Tchild wrote:The metaphor presumes a certain religio-cosmological viewpoint that many do not presume (that this life is some sort of test to either pass or fail, that there is sin and a God-in-the-sky who judges actively or passively).

No it doesn't.

Tchild wrote:It may be a very good metaphor for the state of being part of Mormon belief. However, such a metaphor reflects poorly, in my opinion, on a religion that such a metaphor describes.

You've misunderstood the analogy.

Incidentally, though he was exceptionally sympathetic, William James was not a Latter-day Saint.

Tchild wrote:A God that requires us to make a life or death decision without "justifiable" facts?

You may disagree, but most thinkers don't believe that the indisputable facts exist to either decisively prove or decisively disprove theism.

That isn't a peculiarly Latter-day Saint viewpoint.

Tchild wrote:Now you can understand how it is that for the ex-believer and with their crisis of faith in Mormonism, also goes the belief in the purported author of that religion (God as described in Mormonism).

That has little if anything to do with what I was talking about.
_Wisdom Seeker
_Emeritus
Posts: 991
Joined: Fri Aug 27, 2010 3:55 am

Re: Dr. Peterson question about MormonTimes article

Post by _Wisdom Seeker »

Daniel Peterson wrote:Imagine that you're in a carriage at the top of a hill. The driver steps off to attend to something, and the carriage begins to roll -- at first imperceptibly, and then faster and faster. Before you fully comprehend what's happening, you're hurtling downhill at a very rapid speed.

Should you jump? Should you stay in the carriage?

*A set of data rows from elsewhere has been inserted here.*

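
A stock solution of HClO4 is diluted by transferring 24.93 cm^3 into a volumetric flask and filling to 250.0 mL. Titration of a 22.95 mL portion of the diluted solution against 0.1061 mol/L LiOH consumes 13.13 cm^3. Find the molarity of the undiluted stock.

n(LiOH) = 0.1061 x 0.01313 = 0.001393 mol.
n(HClO4) in the aliquot = 0.001393 mol.
[diluted HClO4] = 0.001393 / 0.02295 = 0.06070 M.
Dilution factor = 250.0/24.93 = 10.03, so [stock] = 0.06070 x 10.03 = 0.609 M.

0.609 M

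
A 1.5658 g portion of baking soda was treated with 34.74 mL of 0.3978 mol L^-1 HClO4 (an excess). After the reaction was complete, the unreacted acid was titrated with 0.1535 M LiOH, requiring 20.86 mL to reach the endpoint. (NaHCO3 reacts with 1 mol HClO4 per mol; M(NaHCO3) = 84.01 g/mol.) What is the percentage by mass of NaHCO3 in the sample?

Total n(HClO4) added = 0.3978 x 0.03474 = 0.01382 mol.
n(LiOH) used = 0.1535 x 0.02086 = 0.003202 mol, which equals the excess n(HClO4).
So n(HClO4) consumed by the sample = 0.01382 - 0.003202 = 0.01062 mol.
n(NaHCO3) = 0.01062 / 1 = 0.01062 mol.
mass NaHCO3 = 0.01062 x 84.01 = 0.8920 g, so %NaHCO3 = 0.8920/1.5658 x 100 = 57.0%.

57.0%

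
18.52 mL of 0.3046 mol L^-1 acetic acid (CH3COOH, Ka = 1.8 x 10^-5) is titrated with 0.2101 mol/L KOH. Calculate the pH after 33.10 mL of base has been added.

12.41

n(acid) = 0.3046 x 0.01852 = 0.005641 mol; n(KOH) added = 0.2101 x 0.03310 = 0.006954 mol.
Base is in excess by 0.006954 - 0.005641 = 0.001313 mol in a total volume of 0.05162 L.
[OH^-] = 0.001313/0.05162 = 0.02544 M, so pOH = 1.59 and pH = 14.00 - 1.59 = 12.41.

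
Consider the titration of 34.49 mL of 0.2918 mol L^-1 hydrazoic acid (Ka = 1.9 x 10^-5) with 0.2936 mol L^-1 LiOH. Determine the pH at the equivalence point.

8.94

n(HN3) = 0.2918 x 0.03449 = 0.01006 mol; V(LiOH) at equivalence = 0.01006/0.2936 = 0.03428 L.
At equivalence all the acid is converted to N3-; total volume = 0.03449 + 0.03428 = 0.06877 L, so [N3-] = 0.01006/0.06877 = 0.1463 M.
Kb = Kw/Ka = 1.0e-14 / 1.9 x 10^-5 = 5.26e-10.
[OH^-] = sqrt(Kb x [N3-]) = sqrt(5.26e-10 x 0.1463) = 8.78e-6 M.
pOH = 5.06, so pH = 14.00 - 5.06 = 8.94.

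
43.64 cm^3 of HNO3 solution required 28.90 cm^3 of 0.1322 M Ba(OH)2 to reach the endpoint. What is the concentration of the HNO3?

n(Ba(OH)2) delivered = 0.1322 x 0.02890 = 0.003821 mol.
The reaction is 2 HNO3 + 1 Ba(OH)2, so n(HNO3) = 0.003821 x 2/1 = 0.007641 mol.
[HNO3] = 0.007641 mol / 0.04364 L = 0.175 M.

0.175 M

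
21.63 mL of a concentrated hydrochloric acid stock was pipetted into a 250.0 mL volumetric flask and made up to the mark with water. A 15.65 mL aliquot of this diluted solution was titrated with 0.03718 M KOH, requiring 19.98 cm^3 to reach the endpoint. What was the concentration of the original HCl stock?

n(KOH) = 0.03718 x 0.01998 = 0.0007429 mol.
n(HCl) in the aliquot = 0.0007429 mol.
[diluted HCl] = 0.0007429 / 0.01565 = 0.04747 M.
Dilution factor = 250.0/21.63 = 11.56, so [stock] = 0.04747 x 11.56 = 0.549 M.

0.549 M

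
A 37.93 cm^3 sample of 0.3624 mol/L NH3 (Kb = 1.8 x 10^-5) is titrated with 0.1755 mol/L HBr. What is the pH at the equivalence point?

n(NH3) = 0.3624 x 0.03793 = 0.01375 mol; V(HBr) at equivalence = 0.01375/0.1755 = 0.07832 L.
At equivalence the base is fully converted to NH4+; total volume = 0.1163 L, so [NH4+] = 0.01375/0.1163 = 0.1182 M.
Ka(NH4+) = Kw/Kb = 1.0e-14 / 1.8 x 10^-5 = 5.56e-10.
[H^+] = sqrt(Ka x [NH4+]) = sqrt(5.56e-10 x 0.1182) = 8.10e-6 M.
pH = -log(8.10e-6) = 5.09.

5.09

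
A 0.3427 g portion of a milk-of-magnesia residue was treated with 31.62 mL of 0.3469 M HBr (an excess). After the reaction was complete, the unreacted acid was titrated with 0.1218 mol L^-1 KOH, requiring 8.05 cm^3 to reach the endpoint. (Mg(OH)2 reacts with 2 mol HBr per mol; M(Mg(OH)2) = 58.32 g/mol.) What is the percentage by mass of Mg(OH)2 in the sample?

Total n(HBr) added = 0.3469 x 0.03162 = 0.01097 mol.
n(KOH) used = 0.1218 x 0.008050 = 0.0009805 mol, which equals the excess n(HBr).
So n(HBr) consumed by the sample = 0.01097 - 0.0009805 = 0.009988 mol.
n(Mg(OH)2) = 0.009988 / 2 = 0.004994 mol.
mass Mg(OH)2 = 0.004994 x 58.32 = 0.2913 g, so %Mg(OH)2 = 0.2913/0.3427 x 100 = 85.0%.

85.0%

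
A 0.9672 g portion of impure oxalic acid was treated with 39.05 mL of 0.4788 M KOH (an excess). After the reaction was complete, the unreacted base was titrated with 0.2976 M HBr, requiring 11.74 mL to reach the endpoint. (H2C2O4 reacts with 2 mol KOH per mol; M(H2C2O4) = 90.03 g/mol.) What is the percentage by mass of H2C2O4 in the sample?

70.8%

Total n(KOH) added = 0.4788 x 0.03905 = 0.01870 mol.
n(HBr) used = 0.2976 x 0.01174 = 0.003494 mol, which equals the excess n(KOH).
So n(KOH) consumed by the sample = 0.01870 - 0.003494 = 0.01520 mol.
n(H2C2O4) = 0.01520 / 2 = 0.007602 mol.
mass H2C2O4 = 0.007602 x 90.03 = 0.6844 g, so %H2C2O4 = 0.6844/0.9672 x 100 = 70.8%.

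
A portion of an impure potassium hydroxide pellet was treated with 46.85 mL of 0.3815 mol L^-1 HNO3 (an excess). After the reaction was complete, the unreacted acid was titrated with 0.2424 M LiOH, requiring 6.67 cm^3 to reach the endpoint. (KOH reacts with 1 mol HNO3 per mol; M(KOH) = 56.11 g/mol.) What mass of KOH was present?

0.912 g

Total n(HNO3) added = 0.3815 x 0.04685 = 0.01787 mol.
n(LiOH) used = 0.2424 x 0.006670 = 0.001617 mol, which equals the excess n(HNO3).
So n(HNO3) consumed by the sample = 0.01787 - 0.001617 = 0.01626 mol.
n(KOH) = 0.01626 / 1 = 0.01626 mol.
mass = 0.01626 mol x 56.11 g/mol = 0.912 g.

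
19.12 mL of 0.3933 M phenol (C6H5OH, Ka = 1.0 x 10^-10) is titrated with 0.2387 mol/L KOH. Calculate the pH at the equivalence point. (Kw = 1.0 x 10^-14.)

n(C6H5OH) = 0.3933 x 0.01912 = 0.007520 mol; V(KOH) at equivalence = 0.007520/0.2387 = 0.03150 L.
At equivalence all the acid is converted to C6H5O-; total volume = 0.01912 + 0.03150 = 0.05062 L, so [C6H5O-] = 0.007520/0.05062 = 0.1485 M.
Kb = Kw/Ka = 1.0e-14 / 1.0 x 10^-10 = 0.000100.
[OH^-] = sqrt(Kb x [C6H5O-]) = sqrt(0.000100 x 0.1485) = 0.00385 M.
pOH = 2.41, so pH = 14.00 - 2.41 = 11.59.

11.59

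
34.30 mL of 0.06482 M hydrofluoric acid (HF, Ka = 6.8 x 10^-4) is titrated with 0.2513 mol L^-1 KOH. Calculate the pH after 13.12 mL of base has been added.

12.35

n(acid) = 0.06482 x 0.03430 = 0.002223 mol; n(KOH) added = 0.2513 x 0.01312 = 0.003297 mol.
Base is in excess by 0.003297 - 0.002223 = 0.001074 mol in a total volume of 0.04742 L.
[OH^-] = 0.001074/0.04742 = 0.02264 M, so pOH = 1.65 and pH = 14.00 - 1.65 = 12.35.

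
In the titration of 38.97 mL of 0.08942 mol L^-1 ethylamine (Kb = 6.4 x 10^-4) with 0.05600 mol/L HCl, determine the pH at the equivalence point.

6.13

n(C2H5NH2) = 0.08942 x 0.03897 = 0.003485 mol; V(HCl) at equivalence = 0.003485/0.05600 = 0.06223 L.
At equivalence the base is fully converted to C2H5NH3+; total volume = 0.1012 L, so [C2H5NH3+] = 0.003485/0.1012 = 0.03443 M.
Ka(C2H5NH3+) = Kw/Kb = 1.0e-14 / 6.4 x 10^-4 = 1.56e-11.
[H^+] = sqrt(Ka x [C2H5NH3+]) = sqrt(1.56e-11 x 0.03443) = 7.34e-7 M.
pH = -log(7.34e-7) = 6.13.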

You don't have enough facts to ground a purely logical, empirically justifiable decision. But you must make a decision.


I think it is a good analogy, however I would change a few things, You approach the driver asking why he is not braking and picking up speed down the long hill. You discover that what you thought was a licensed driver was simply a mannequin. You can either jump off, stay and hope for the best or try and take control. I think most people here are trying to take control.